The European Communities Act 1972 gave legal effect to European law. Since then we have incorporated the Acquis Communautaire into our legal system, which is the accumulated body of EU law and obligations from 1958 to the present day. It comprises all the EU's treaties and laws, directives, regulations, decisions, declarations, resolutions, international agreements and the judgements of the Court of Justice. This accumulated legislation now covers 35 policy areas and lists over 80,000 items. Many industries and everyday activities depend on European regulation as set out by the Acquis in order to function.
As an interim measure we must turn the entire Acquis into UK law to maintain certainty and continuity. In subsequent years we can begin to repeal, amend or retain EU law to suit our own circumstances. This does not need to be complicated and we can look to historical examples when countries or regions gained independence, to begin to understand how we may go about this fundamental task.

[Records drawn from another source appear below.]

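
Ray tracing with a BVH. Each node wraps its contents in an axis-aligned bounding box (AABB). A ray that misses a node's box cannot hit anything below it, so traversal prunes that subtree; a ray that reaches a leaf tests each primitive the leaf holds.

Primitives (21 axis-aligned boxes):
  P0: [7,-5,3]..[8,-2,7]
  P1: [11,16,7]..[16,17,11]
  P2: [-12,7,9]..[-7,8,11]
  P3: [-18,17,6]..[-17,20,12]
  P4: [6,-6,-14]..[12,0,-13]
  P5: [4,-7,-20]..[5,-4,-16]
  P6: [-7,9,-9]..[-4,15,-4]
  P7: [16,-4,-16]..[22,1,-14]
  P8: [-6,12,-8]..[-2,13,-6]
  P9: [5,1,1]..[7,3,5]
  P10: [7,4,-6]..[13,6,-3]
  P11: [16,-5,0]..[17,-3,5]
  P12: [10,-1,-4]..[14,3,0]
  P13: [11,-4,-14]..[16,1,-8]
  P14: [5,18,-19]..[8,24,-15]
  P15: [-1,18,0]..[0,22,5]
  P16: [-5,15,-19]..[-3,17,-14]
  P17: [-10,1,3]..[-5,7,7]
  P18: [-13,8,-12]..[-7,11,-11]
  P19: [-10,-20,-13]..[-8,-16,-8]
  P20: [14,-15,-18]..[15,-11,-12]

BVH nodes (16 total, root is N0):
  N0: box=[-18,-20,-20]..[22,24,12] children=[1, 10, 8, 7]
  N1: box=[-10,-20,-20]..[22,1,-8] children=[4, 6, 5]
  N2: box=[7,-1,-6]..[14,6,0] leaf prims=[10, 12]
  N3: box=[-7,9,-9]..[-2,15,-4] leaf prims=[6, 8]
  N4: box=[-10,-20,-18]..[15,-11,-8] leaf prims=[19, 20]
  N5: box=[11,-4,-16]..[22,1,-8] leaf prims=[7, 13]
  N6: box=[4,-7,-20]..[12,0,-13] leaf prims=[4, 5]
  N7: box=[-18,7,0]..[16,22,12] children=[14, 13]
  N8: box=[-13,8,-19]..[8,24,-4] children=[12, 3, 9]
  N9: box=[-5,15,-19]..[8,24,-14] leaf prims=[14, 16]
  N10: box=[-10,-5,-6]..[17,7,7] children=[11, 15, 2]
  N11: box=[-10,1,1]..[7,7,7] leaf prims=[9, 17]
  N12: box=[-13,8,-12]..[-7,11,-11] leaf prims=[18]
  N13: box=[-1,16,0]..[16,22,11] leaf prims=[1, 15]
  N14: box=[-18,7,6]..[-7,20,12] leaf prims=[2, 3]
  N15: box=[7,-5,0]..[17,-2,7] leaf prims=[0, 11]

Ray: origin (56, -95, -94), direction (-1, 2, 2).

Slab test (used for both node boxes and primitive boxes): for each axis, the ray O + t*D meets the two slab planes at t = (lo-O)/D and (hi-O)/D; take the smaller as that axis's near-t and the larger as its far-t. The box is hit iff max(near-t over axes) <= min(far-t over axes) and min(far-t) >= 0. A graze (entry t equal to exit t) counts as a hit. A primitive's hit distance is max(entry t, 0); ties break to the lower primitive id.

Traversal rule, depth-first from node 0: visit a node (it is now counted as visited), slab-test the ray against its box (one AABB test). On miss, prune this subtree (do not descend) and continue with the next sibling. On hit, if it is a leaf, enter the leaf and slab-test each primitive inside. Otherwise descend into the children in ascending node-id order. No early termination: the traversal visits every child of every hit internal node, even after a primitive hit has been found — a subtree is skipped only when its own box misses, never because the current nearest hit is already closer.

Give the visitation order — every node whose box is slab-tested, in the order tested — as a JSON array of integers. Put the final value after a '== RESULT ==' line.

Trace the traversal:
N0 x:[34,74] y:[75/2,119/2] z:[37,53] -> hit [75/2,53], descend [1, 7, 8, 10]
  N1 x:[34,66] y:[75/2,48] z:[37,43] -> hit [75/2,43], descend [4, 5, 6]
    N4 x:[41,66] y:[75/2,42] z:[38,43] -> hit [41,42] leaf, test {P19(miss), P20@t=41}
    N5 x:[34,45] y:[91/2,48] z:[39,43] -> miss, prune
    N6 x:[44,52] y:[44,95/2] z:[37,81/2] -> miss, prune
  N7 x:[40,74] y:[51,117/2] z:[47,53] -> hit [51,53], descend [13, 14]
    N13 x:[40,57] y:[111/2,117/2] z:[47,105/2] -> miss, prune
    N14 x:[63,74] y:[51,115/2] z:[50,53] -> miss, prune
  N8 x:[48,69] y:[103/2,119/2] z:[75/2,45] -> miss, prune
  N10 x:[39,66] y:[45,51] z:[44,101/2] -> hit [45,101/2], descend [2, 11, 15]
    N2 x:[42,49] y:[47,101/2] z:[44,47] -> hit [47,47] leaf, test {P10(miss), P12(miss)}
    N11 x:[49,66] y:[48,51] z:[95/2,101/2] -> hit [49,101/2] leaf, test {P9@t=49, P17(miss)}
    N15 x:[39,49] y:[45,93/2] z:[47,101/2] -> miss, prune

order=[0, 1, 4, 5, 6, 7, 13, 14, 8, 10, 2, 11, 15]  |boxes|=13  |leaves|=3  hit=P20

== RESULT ==
[0, 1, 4, 5, 6, 7, 13, 14, 8, 10, 2, 11, 15]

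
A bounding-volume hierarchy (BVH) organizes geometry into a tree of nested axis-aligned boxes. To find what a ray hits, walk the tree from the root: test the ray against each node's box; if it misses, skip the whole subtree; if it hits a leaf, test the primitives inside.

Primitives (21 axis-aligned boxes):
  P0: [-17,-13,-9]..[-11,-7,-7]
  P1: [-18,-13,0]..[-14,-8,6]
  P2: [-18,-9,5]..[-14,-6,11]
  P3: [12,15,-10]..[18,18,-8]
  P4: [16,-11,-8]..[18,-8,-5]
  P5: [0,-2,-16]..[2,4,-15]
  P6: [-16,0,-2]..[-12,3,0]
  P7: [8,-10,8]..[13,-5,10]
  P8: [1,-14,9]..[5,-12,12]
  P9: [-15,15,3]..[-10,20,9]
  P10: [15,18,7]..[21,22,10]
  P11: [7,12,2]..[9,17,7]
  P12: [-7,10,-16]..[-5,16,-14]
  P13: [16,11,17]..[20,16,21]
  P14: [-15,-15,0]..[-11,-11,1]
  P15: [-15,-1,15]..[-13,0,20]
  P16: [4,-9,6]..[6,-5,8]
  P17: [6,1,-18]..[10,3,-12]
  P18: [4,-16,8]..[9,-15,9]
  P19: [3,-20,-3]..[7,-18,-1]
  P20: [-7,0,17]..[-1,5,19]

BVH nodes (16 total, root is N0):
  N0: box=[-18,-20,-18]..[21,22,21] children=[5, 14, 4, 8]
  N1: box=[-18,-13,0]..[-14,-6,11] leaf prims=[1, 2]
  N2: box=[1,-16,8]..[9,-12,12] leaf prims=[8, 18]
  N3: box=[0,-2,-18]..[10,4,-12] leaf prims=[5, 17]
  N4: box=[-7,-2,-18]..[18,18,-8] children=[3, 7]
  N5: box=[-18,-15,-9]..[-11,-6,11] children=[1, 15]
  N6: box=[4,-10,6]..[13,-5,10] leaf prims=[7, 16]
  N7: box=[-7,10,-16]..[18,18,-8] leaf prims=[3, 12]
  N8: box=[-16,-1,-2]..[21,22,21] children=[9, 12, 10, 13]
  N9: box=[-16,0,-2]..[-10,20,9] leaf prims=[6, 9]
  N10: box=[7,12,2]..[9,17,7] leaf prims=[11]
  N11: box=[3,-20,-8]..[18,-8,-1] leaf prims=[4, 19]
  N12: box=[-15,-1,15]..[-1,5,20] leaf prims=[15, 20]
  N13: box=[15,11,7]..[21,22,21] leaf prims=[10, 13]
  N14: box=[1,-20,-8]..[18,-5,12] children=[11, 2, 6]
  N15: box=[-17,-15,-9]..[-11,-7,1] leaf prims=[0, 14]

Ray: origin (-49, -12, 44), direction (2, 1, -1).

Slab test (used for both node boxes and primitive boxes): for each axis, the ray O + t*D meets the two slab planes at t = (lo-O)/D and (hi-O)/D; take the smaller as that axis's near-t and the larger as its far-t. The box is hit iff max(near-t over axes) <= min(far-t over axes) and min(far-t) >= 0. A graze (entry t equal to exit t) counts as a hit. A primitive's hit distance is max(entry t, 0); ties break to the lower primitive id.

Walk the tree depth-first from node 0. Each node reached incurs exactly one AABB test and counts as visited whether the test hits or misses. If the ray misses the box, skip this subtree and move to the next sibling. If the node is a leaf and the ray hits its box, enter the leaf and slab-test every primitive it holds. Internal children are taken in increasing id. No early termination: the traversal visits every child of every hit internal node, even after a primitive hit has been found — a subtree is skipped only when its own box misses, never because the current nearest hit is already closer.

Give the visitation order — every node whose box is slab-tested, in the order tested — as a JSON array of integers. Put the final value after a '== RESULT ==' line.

Walk:
N0 x:[31/2,35] y:[-8,34] z:[23,62] -> hit [23,34], descend [4, 5, 8, 14]
  N4 x:[21,67/2] y:[10,30] z:[52,62] -> miss, prune
  N5 x:[31/2,19] y:[-3,6] z:[33,53] -> miss, prune
  N8 x:[33/2,35] y:[11,34] z:[23,46] -> hit [23,34], descend [9, 10, 12, 13]
    N9 x:[33/2,39/2] y:[12,32] z:[35,46] -> miss, prune
    N10 x:[28,29] y:[24,29] z:[37,42] -> miss, prune
    N12 x:[17,24] y:[11,17] z:[24,29] -> miss, prune
    N13 x:[32,35] y:[23,34] z:[23,37] -> hit [32,34] leaf, test {P10@t=34, P13(miss)}
  N14 x:[25,67/2] y:[-8,7] z:[32,52] -> miss, prune

9 AABB tests over nodes [0, 4, 5, 8, 9, 10, 12, 13, 14]; 1 leaf entered; closest P10.

== RESULT ==
[0, 4, 5, 8, 9, 10, 12, 13, 14]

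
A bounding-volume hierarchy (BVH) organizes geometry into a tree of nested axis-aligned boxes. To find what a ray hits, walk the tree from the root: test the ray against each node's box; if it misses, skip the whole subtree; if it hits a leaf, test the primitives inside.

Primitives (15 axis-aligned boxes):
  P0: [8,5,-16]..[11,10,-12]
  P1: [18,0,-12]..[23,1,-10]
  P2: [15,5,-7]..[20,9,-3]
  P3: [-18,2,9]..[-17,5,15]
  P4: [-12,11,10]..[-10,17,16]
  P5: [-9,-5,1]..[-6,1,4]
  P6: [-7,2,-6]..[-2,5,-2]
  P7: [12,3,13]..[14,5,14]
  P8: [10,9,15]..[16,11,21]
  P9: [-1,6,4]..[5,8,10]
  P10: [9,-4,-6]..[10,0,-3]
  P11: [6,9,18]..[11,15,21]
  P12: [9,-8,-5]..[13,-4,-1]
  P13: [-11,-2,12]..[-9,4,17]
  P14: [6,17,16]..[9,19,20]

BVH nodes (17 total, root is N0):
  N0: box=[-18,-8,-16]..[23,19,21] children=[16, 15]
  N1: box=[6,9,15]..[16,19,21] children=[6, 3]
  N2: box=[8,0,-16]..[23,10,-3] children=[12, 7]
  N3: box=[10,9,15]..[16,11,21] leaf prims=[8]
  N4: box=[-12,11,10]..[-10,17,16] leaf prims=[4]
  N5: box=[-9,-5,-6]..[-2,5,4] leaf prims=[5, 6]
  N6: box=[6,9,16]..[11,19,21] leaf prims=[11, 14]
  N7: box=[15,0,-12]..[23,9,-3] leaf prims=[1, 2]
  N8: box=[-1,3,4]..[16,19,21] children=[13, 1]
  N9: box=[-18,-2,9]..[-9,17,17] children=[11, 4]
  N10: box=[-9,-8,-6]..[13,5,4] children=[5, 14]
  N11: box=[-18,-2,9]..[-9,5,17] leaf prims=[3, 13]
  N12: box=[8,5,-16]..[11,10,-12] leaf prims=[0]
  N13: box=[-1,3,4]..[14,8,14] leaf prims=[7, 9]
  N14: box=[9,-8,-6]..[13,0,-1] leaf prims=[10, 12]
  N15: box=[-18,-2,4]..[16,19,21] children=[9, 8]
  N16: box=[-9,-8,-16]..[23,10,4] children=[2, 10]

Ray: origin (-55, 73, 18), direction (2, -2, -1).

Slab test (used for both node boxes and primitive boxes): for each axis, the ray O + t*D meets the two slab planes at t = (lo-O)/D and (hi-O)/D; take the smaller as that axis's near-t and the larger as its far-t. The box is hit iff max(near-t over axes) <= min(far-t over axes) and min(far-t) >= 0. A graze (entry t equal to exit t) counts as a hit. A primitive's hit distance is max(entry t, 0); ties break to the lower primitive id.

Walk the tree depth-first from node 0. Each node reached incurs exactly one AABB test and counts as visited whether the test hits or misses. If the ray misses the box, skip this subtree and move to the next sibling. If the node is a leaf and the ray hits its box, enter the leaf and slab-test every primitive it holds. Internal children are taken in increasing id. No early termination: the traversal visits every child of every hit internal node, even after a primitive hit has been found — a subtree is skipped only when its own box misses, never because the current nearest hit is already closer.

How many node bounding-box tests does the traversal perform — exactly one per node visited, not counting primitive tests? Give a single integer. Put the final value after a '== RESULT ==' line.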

In the 18th century the former colonies of the now United States individually and formally adopted most of English common law as it had existed up until the time the colonies began independently adding to or amending it.
In the 20th century when Australia, India and New Zealand became fully independent, they all adopted inherited British law as national law.
One of the most pertinent and more recent examples would be the transfer of sovereignty over Hong Kong on 1st July 1997, when it retained British common law via a statute. The statute was clear that “the laws previously in force in Hong Kong…shall be maintained… and subject to any amendment by the legislature of the Hong Kong Special Administrative Region”. Sensibly, the region continued with the legal system they had and only then sought to amend it via their Legislative Council.
With a plethora of examples stretching back to the USA in the 18th century, to Australia, Hong Kong, India and New Zealand in the 20th century there is a clear precedent for simply nationalising established law as an interim measure for the sake of continuity and then going about repealing, retaining or modifying the law, tailored specifically to our needs and demands.